Theodore R. Schellenberg, The Management of Archives, quoted in Mark A. Greene, “The Power of Archives: Archivists’ Values and the Value in the Postmodern Age,” The American Archivist 72 (Spring/Summer 2009): 33.

An Archivist’s View, Part One

By Bethanie

In the spirit of American Archives Month, we’ve decided to discuss the role of the archivist in a personal fashion.  That being said, a brief introduction is in order.  As you can tell from above, my name is Bethanie.  My presence on Florida Memory up to this point is with the series of blog posts on the Koreshan Collection.  I work at the State Archives as a Project Archivist where my main responsibility is arranging and describing the aforementioned collection.

Each archivist comes to the field in a different way.  Some seek out the profession directly while others happen upon it. On the whole, I identify most with the former rather than the latter method. What follows are my thoughts, opinions, and experiences as an archivist; my metaphorical archival soap-box. 

A portion of the Koreshan Collection

A portion of the Koreshan Collection

So, what is an archivist? Or, more importantly in terms of this post, what does it mean to be one? One of the first bits of advice I was given when I started as a student in an archival education program was the importance of an archivist elevator speech. In other words, a 20 second speech designed to explain and justify my role as an archivist to anyone who asked.  Fast forward two years, and I’m still working on it.  I suppose part of my problem is in my inability to condense my thoughts.  A much easier, though longer, way for me to explain begins with my experience.

I decided I wanted to be an archivist while at my internship for my history degree. I worked in a historical society in Western Pennsylvania where I transcribed correspondence written by a member of an expedition to the North Pole.  I enjoyed learning about the early 20th century through one man’s life in letters.  Needless to say, I was hooked.

Next step: master’s degree.  Fortunately, I lived within an hour of a university where an archives specialization in the Library and Information Science program was offered.  Thus began my archival education.

Theories and best practices, arguments and discussions.  Debates over Sir Hilary Jenkinson and Theodore R. Schellenberg.  Functional analysis vs. Macroappraisal vs. Documentation Strategy vs. countless other approaches to appraisal. Drills on provenance, original order, and a determination to always, always respect des fonds.   I, along with my classmates, spent many months in a theoretical think tank. After a long class of discussing a topic ad nauseum, we’d eventually come to the same question: why?

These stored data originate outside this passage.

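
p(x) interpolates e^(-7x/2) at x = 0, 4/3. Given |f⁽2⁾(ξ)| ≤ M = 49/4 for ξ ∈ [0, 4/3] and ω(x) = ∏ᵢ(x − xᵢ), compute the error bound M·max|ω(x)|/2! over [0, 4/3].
49/18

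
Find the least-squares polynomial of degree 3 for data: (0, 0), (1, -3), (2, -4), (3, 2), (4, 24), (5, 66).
(-65/42)x + (-69/28)x² + (13/12)x³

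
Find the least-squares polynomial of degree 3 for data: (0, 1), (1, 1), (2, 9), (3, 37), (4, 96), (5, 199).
41/42 + (13/252)x + (-41/21)x² + (71/36)x³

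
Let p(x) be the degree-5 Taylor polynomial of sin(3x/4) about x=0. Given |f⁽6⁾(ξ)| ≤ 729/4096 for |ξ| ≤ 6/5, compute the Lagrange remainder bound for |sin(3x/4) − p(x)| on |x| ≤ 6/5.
59049/80000000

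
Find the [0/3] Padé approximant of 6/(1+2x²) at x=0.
6/(2*x**2 + 1)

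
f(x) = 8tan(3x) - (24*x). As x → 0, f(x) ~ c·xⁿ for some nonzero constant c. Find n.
3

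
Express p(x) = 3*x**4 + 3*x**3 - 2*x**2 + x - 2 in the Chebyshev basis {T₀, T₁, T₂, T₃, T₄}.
(-15/8)T₀ + (13/4)T₁ + (1/2)T₂ + (3/4)T₃ + (3/8)T₄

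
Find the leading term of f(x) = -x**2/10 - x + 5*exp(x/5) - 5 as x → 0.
x**3/150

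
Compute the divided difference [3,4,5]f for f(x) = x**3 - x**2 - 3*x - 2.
11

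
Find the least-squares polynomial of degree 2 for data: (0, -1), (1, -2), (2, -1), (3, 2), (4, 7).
-1 + (-2)x + x²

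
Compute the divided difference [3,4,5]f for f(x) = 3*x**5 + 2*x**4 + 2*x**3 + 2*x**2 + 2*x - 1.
2200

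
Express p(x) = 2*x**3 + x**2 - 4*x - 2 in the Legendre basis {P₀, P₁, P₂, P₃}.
(-5/3)P₀ + (-14/5)P₁ + (2/3)P₂ + (4/5)P₃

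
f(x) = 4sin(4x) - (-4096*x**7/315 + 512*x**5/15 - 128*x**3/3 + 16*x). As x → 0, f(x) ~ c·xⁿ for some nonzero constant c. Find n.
9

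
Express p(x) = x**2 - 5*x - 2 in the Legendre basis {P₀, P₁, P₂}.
(-5/3)P₀ + (-5)P₁ + (2/3)P₂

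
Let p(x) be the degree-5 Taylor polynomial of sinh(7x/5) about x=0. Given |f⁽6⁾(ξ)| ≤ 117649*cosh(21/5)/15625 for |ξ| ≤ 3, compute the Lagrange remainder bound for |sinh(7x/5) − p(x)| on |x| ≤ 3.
9529569*cosh(21/5)/1250000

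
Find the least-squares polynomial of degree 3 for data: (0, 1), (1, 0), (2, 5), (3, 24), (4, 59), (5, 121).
20/21 + (-127/63)x + (5/84)x² + (37/36)x³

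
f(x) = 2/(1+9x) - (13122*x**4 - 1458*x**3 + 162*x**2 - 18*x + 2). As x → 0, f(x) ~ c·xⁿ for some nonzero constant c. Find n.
5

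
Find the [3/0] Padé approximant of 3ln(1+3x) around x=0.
9*x*(6*x**2 - 3*x + 2)/2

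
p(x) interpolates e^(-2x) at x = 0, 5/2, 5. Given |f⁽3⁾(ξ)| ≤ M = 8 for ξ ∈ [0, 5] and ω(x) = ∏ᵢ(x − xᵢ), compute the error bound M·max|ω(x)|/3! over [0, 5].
125*sqrt(3)/27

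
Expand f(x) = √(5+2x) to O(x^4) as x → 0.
sqrt(5) + sqrt(5)*x/5 - sqrt(5)*x**2/50 + sqrt(5)*x**3/250 + O(x**4)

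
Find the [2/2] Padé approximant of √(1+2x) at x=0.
(5*x**2/4 + 5*x/2 + 1)/(x**2/4 + 3*x/2 + 1)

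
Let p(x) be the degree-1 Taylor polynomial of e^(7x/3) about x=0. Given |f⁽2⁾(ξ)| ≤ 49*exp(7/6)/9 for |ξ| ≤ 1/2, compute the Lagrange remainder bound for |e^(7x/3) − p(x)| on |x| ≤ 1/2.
49*exp(7/6)/72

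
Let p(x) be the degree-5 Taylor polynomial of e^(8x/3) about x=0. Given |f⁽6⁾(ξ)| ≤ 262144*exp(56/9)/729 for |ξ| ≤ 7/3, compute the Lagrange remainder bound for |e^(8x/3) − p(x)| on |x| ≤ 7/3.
1927561216*exp(56/9)/23914845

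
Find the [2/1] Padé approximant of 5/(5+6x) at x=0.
1/(6*x/5 + 1)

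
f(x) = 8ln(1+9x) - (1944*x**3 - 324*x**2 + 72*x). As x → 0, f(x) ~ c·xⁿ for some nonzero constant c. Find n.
4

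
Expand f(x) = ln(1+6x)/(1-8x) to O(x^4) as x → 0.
6*x + 30*x**2 + 312*x**3 + O(x**4)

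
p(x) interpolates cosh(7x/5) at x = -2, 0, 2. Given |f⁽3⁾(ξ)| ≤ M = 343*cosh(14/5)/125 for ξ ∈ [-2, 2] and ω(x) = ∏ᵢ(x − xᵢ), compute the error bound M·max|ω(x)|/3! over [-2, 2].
2744*sqrt(3)*cosh(14/5)/3375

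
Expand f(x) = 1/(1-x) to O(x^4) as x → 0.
1 + x + x**2 + x**3 + O(x**4)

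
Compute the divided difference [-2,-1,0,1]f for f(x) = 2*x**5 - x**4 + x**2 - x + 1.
12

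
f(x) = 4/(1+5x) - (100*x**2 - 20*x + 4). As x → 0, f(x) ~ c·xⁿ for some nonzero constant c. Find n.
3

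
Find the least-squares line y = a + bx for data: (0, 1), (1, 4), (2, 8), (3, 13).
a = 1/2, b = 4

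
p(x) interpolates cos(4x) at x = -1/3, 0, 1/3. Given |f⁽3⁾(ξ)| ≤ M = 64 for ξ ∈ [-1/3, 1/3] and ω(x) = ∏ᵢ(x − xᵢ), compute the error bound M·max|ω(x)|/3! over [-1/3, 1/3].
64*sqrt(3)/729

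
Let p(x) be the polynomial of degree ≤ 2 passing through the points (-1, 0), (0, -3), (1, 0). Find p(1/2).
-9/4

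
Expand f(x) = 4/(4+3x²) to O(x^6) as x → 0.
1 - 3*x**2/4 + 9*x**4/16 + O(x**6)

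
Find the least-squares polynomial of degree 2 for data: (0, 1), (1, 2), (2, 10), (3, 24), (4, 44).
31/35 + (-62/35)x + (22/7)x²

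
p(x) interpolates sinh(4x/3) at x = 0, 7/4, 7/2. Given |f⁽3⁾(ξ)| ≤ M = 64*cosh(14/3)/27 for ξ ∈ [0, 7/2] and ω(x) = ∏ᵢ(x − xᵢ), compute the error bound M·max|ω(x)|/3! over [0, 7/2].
343*sqrt(3)*cosh(14/3)/729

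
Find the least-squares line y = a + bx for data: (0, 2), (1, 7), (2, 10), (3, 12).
a = 14/5, b = 33/10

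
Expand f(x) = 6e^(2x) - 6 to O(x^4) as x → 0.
12*x + 12*x**2 + 8*x**3 + O(x**4)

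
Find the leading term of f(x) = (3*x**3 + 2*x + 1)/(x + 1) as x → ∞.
3*x**2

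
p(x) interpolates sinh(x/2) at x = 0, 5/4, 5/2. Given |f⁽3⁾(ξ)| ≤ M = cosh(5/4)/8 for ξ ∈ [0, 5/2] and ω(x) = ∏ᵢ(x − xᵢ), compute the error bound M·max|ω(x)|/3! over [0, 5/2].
125*sqrt(3)*cosh(5/4)/13824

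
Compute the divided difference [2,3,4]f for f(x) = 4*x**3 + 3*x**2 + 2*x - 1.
39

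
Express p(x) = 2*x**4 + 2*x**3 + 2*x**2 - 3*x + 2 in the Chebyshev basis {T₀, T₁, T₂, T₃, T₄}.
(15/4)T₀ + (-3/2)T₁ + (2)T₂ + (1/2)T₃ + (1/4)T₄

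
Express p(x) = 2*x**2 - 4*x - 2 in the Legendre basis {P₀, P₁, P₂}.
(-4/3)P₀ + (-4)P₁ + (4/3)P₂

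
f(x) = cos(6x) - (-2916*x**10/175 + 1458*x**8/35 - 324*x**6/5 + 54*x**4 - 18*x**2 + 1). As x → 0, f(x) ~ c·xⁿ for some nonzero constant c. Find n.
12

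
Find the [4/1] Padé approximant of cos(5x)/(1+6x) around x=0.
(625*x**4/24 - 25*x**2/2 + 1)/(6*x + 1)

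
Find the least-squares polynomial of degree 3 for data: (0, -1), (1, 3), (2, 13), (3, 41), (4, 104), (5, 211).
-17/18 + (4085/756)x + (-473/126)x² + (241/108)x³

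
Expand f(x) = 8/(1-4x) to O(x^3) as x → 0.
8 + 32*x + 128*x**2 + O(x**3)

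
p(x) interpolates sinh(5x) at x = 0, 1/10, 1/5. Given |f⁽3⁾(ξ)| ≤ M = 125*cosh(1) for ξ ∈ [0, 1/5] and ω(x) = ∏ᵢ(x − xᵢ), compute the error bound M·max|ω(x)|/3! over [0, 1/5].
sqrt(3)*cosh(1)/216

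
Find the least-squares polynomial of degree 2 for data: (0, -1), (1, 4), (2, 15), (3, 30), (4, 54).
-4/5 + (8/5)x + (3)x²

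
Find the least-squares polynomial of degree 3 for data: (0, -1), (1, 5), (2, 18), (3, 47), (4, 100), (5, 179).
-97/126 + (2197/756)x + (10/9)x² + (119/108)x³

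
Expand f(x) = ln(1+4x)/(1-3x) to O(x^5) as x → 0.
4*x + 4*x**2 + 100*x**3/3 + 36*x**4 + O(x**5)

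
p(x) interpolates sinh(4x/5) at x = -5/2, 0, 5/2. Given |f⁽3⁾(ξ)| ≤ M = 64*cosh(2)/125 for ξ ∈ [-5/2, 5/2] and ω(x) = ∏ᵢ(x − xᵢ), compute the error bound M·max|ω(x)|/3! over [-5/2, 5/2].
8*sqrt(3)*cosh(2)/27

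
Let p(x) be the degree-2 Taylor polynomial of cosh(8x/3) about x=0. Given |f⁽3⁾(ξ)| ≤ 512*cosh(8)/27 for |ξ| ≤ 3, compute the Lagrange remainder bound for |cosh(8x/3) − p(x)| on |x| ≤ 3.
256*cosh(8)/3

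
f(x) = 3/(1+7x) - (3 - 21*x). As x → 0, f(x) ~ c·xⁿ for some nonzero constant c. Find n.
2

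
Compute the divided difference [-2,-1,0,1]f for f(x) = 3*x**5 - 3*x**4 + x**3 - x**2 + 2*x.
22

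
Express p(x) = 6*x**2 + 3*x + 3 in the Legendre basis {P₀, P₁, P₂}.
(5)P₀ + (3)P₁ + (4)P₂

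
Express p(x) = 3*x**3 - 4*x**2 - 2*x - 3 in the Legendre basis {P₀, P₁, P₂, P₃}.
(-13/3)P₀ + (-1/5)P₁ + (-8/3)P₂ + (6/5)P₃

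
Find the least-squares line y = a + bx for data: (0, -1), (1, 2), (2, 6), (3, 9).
a = -11/10, b = 17/5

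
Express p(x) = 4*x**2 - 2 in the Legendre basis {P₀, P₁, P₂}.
(-2/3)P₀ + (8/3)P₂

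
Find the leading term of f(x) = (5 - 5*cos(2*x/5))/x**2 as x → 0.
2/5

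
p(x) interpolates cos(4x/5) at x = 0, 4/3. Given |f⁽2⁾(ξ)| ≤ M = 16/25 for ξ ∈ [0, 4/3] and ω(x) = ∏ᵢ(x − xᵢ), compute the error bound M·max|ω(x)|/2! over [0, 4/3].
32/225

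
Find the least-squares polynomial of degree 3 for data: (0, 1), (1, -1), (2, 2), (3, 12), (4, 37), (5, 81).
8/9 + (-283/189)x + (-107/126)x² + (47/54)x³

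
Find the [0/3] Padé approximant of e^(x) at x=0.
1/(-x**3/6 + x**2/2 - x + 1)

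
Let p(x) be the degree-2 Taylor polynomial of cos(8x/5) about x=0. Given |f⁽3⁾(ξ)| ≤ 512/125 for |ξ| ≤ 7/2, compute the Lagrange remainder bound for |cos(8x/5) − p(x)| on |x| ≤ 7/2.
10976/375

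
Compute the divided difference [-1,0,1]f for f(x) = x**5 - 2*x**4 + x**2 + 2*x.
-1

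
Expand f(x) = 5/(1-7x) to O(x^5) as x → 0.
5 + 35*x + 245*x**2 + 1715*x**3 + 12005*x**4 + O(x**5)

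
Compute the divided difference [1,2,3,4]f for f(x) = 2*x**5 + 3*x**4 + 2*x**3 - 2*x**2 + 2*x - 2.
162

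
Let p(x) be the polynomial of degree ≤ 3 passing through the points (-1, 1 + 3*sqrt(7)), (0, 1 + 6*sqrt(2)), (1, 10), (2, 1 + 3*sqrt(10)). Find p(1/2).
-3*sqrt(10)/16 - 3*sqrt(7)/16 + 27*sqrt(2)/8 + 97/16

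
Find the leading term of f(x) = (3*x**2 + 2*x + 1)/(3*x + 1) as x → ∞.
x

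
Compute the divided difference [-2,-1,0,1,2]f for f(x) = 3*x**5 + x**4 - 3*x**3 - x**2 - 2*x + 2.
1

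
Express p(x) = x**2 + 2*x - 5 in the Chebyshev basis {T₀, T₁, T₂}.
(-9/2)T₀ + (2)T₁ + (1/2)T₂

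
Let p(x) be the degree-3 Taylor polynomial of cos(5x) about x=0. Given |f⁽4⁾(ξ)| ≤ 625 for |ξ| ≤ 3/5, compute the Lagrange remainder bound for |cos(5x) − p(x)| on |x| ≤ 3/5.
27/8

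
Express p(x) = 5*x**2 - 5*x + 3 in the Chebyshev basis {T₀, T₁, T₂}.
(11/2)T₀ + (-5)T₁ + (5/2)T₂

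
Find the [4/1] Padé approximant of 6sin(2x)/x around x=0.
8*x**4/5 - 8*x**2 + 12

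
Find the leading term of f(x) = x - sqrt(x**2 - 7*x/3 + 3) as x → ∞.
7/6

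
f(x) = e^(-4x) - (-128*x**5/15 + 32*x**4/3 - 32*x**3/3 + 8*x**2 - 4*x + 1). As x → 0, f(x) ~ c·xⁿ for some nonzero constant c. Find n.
6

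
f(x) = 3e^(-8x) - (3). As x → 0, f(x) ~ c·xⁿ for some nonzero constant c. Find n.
1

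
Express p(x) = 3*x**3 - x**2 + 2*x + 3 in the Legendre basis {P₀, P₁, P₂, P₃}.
(8/3)P₀ + (19/5)P₁ + (-2/3)P₂ + (6/5)P₃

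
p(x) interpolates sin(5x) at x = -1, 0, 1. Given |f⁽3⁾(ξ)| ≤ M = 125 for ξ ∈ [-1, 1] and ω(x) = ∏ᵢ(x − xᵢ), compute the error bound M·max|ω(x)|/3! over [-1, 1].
125*sqrt(3)/27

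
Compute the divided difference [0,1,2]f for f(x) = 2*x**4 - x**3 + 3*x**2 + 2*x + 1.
14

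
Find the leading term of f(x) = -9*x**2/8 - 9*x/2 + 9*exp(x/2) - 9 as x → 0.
3*x**3/16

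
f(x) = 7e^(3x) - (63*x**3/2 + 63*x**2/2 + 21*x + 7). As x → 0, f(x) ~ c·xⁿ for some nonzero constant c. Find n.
4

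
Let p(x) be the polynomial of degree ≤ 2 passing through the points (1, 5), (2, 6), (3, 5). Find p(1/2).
15/4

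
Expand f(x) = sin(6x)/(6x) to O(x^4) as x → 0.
1 - 6*x**2 + O(x**4)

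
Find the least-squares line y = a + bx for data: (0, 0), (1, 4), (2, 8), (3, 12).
a = 0, b = 4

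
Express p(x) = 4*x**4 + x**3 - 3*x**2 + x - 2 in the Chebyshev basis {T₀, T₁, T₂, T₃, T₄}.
(-2)T₀ + (7/4)T₁ + (1/2)T₂ + (1/4)T₃ + (1/2)T₄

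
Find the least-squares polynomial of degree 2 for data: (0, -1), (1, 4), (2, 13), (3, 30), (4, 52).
-4/5 + (6/5)x + (3)x²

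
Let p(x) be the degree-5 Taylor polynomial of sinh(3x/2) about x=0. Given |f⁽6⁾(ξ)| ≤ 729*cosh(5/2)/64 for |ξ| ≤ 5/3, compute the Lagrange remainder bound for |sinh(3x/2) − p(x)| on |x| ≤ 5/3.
3125*cosh(5/2)/9216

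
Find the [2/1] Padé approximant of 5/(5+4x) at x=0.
1/(4*x/5 + 1)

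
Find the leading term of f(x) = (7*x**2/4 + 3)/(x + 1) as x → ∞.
7*x/4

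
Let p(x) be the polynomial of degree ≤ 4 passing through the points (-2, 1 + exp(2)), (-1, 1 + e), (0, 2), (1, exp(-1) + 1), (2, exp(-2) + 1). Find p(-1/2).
(-20*e + 3 + (-5*exp(2) + 60*e + 218)*exp(2))*exp(-2)/128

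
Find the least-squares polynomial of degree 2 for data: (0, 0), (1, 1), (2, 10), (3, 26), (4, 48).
-1/5 + (-19/10)x + (7/2)x²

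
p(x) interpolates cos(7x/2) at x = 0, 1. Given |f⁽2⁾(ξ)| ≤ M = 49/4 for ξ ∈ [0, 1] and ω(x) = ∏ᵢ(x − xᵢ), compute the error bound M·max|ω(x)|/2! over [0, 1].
49/32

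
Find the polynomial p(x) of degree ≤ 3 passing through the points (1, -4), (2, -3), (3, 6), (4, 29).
x**3 - 2*x**2 - 3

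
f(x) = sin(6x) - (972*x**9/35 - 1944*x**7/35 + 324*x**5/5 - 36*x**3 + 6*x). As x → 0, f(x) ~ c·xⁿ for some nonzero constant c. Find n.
11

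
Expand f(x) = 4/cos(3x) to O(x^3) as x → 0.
4 + 18*x**2 + O(x**3)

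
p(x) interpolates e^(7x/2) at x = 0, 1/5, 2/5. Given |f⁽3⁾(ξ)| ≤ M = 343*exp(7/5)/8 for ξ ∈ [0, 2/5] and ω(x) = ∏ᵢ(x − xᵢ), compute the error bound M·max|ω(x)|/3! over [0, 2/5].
343*sqrt(3)*exp(7/5)/27000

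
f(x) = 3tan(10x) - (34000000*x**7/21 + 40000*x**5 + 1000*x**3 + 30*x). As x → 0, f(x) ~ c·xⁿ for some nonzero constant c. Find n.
9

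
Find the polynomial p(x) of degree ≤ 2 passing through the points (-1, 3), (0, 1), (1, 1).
x**2 - x + 1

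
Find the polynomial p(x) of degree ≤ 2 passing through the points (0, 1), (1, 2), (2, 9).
3*x**2 - 2*x + 1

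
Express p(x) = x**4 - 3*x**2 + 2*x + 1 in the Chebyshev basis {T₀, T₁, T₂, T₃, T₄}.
(-1/8)T₀ + (2)T₁ - T₂ + (1/8)T₄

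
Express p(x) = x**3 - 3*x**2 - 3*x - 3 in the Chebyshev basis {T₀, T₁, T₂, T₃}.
(-9/2)T₀ + (-9/4)T₁ + (-3/2)T₂ + (1/4)T₃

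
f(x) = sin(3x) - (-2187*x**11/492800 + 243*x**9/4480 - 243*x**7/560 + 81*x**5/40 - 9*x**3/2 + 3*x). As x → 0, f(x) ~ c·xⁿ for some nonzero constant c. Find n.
13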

Enter, experience.  While interning at a university archive and participating in collaborative projects with a local museum, the endless discussions started to make sense. Their relevancy beyond the classroom became apparent as we applied best practice and theory to the task at hand. 

As a project archivist I draw from my education and that of fellow archivists daily.  It’s a constant back-and-forth activity.  There seems to be a divide between a concentration on theory and on the reality of everyday archival operations. I think the truth of the archival profession is somewhere in between. While theory and practice are necessary in the archival sphere, theory requires experience in order to be fully appreciated. Of course, that’s just my point of view!